Point 1 : Des dizaines de colons juifs ont envahi le quartier arabe de Silwan, près du Mont du Temple, en pleine nuit. Silwan, le Shiloah biblique, est un village arabe qui a été rattaché à Jérusalem lors de l’annexion de Jérusalem-Est par Israël après la Guerre des Six Jours. Cela fait maintenant des années qu’une association de colons du nom d’Elad tente de judaïser ce quartier en achetant secrètement des propriétés à des Arabes pauvres, faisant appel pour cela à des traîtres arabes comme hommes de paille. Maintenant l’association a décidé d’occuper les maisons, en arrivant comme des voleurs la nuit.
(Le président d’Elad est Élie Wiesel, l’écrivain de l’Holocauste et lauréat du Prix Nobel. Je suis fier de l’avoir détesté dès la première fois que je l’ai vu, et même d’avoir inventé pour lui un nouveau mot hébreu. Il se traduit en gros par “Holocaustiste”.)
Point 2 : Il a été révélé que l’organisme central de construction des colons, qui est généreusement subventionné par le gouvernement, accorde des dons considérables à un groupe appelé “Si Vous en avez la Volonté”, qui s’est fait une spécialité de faire la chasse aux enseignants ou conférenciers de gauche dans les universités et autres lieux.
Le groupe a constitué un système d’informateurs à la façon de la Stasi, et il prétend “promouvoir les valeurs sionistes en Israël” – en dénonçant les enseignants et les conférenciers qui exigent l’égalité pour les Arabes ou des choses de ce genre.
Point 3 : Le Professeur (émérite) Hillel Weiss, encore assistant à l’université Bar-Ilan, a lancé un appel sur Facebook pour un génocide des Palestiniens. “Puisqu’ils ne sont pas un peuple, cela ne constituerait pas un génocide,” affirmait-il, “mais simplement l’élimination de la racaille.” Il conseillait aux Palestiniens de quitter Eretz Israël (le territoire qui s’étend jusqu’au Jourdain) immédiatement, avant que ne se produise l’inévitable génocide.
L‘université Bar Ilan, il faut le rappeler, est l’Alma Mater de Yigal Amir, l’assassin de Yitzhak Rabin.

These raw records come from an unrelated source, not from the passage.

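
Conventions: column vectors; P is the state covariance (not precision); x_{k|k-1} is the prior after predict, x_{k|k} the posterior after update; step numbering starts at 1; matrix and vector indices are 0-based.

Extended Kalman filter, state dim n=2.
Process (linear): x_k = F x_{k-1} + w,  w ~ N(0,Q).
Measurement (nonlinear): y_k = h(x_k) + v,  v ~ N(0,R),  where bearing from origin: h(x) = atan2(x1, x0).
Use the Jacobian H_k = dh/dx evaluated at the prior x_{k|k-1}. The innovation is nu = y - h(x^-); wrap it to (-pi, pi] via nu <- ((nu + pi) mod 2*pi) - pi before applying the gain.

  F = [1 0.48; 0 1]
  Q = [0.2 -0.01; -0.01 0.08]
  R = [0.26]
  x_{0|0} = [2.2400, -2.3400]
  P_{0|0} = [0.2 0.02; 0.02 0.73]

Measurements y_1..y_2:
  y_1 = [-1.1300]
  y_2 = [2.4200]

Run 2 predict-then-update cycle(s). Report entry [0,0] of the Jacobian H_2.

step 1: x^-=[1.1168, -2.3400]  P^-=[0.5874 0.3604; 0.3604 0.8100]  H_jac=[0.3481 0.1661]  S=[0.3952]  K=[0.6688; 0.6579]  nu=[-0.0045]  x^+=[1.1138, -2.3430]  P^+=[0.4106 0.1865; 0.1865 0.6389]
step 2: x^-=[-0.0108, -2.3430]  P^-=[0.9369 0.4832; 0.4832 0.7189]  H_jac=[0.4268 -0.0020]  S=[0.4298]  K=[0.9280; 0.4765]  nu=[-2.2878]  x^+=[-2.1339, -3.4330]  P^+=[0.5667 0.2931; 0.2931 0.6214]

H_jac[0,0] = 0.4268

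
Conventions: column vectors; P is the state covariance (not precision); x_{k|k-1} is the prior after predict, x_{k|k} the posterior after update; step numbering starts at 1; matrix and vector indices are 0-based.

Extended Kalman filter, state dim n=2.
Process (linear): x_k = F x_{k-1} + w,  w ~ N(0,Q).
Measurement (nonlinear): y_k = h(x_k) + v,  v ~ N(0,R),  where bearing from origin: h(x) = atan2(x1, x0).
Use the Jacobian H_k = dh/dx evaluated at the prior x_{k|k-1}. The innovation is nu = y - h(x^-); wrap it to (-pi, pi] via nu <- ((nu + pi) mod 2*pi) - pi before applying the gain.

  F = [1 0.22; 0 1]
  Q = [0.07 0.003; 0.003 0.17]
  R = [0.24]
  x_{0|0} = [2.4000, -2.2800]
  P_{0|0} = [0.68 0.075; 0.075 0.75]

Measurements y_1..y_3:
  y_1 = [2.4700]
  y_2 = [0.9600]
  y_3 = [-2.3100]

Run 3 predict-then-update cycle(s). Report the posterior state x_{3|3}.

x_post = [-1.0384, -4.5707]

step 1: x^-=[1.8984, -2.2800]  P^-=[0.8193 0.2430; 0.2430 0.9200]  H_jac=[0.2590 0.2157]  S=[0.3649]  K=[0.7252; 0.7162]  nu=[-2.9367]  x^+=[-0.2312, -4.3834]  P^+=[0.6274 0.0535; 0.0535 0.7328]
step 2: x^-=[-1.1956, -4.3834]  P^-=[0.7564 0.2177; 0.2177 0.9028]  H_jac=[0.2123 -0.0579]  S=[0.2718]  K=[0.5446; -0.0223]  nu=[2.7971]  x^+=[0.3277, -4.4458]  P^+=[0.6758 0.2210; 0.2210 0.9027]
step 3: x^-=[-0.6504, -4.4458]  P^-=[0.8867 0.4226; 0.4226 1.0727]  H_jac=[0.2202 -0.0322]  S=[0.2781]  K=[0.6532; 0.2103]  nu=[-0.5939]  x^+=[-1.0384, -4.5707]  P^+=[0.7681 0.3844; 0.3844 1.0604]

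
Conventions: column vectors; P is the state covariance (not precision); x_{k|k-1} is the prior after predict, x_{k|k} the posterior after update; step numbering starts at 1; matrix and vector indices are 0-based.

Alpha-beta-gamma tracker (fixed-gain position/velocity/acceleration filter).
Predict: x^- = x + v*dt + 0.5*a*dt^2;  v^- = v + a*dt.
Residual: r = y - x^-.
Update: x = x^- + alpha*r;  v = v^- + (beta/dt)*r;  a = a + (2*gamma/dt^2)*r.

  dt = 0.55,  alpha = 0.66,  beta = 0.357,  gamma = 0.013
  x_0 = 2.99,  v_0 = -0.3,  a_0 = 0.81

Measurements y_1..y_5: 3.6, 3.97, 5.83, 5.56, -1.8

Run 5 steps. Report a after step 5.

step 1: x_pred=2.9475  r=0.6525  x^+=3.3782  v^+=0.5690  a^+=0.8661
step 2: x_pred=3.8221  r=0.1479  x^+=3.9197  v^+=1.1414  a^+=0.8788
step 3: x_pred=4.6804  r=1.1496  x^+=5.4391  v^+=2.3709  a^+=0.9776
step 4: x_pred=6.8910  r=-1.3310  x^+=6.0125  v^+=2.0447  a^+=0.8632
step 5: x_pred=7.2677  r=-9.0677  x^+=1.2830  v^+=-3.3663  a^+=0.0838

a_post = 0.0838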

Point 4 : Le ministre des Affaires étrangères, Avigdor Lieberman, a demandé de mettre “en prison pour de longues années” Hanine Zuabi.
Zuabi, députée à la Knesset d’une petite formation nationaliste arabe, a le don de faire des déclarations extrêmement provocantes. Elle a récemment déclaré qu’il n’y a pas de différence entre un combattant de l’État Islamique qui coupe les têtes de personnes une à une et un pilote israélien qui appuie sur un bouton pour tuer quantité de Palestiniens.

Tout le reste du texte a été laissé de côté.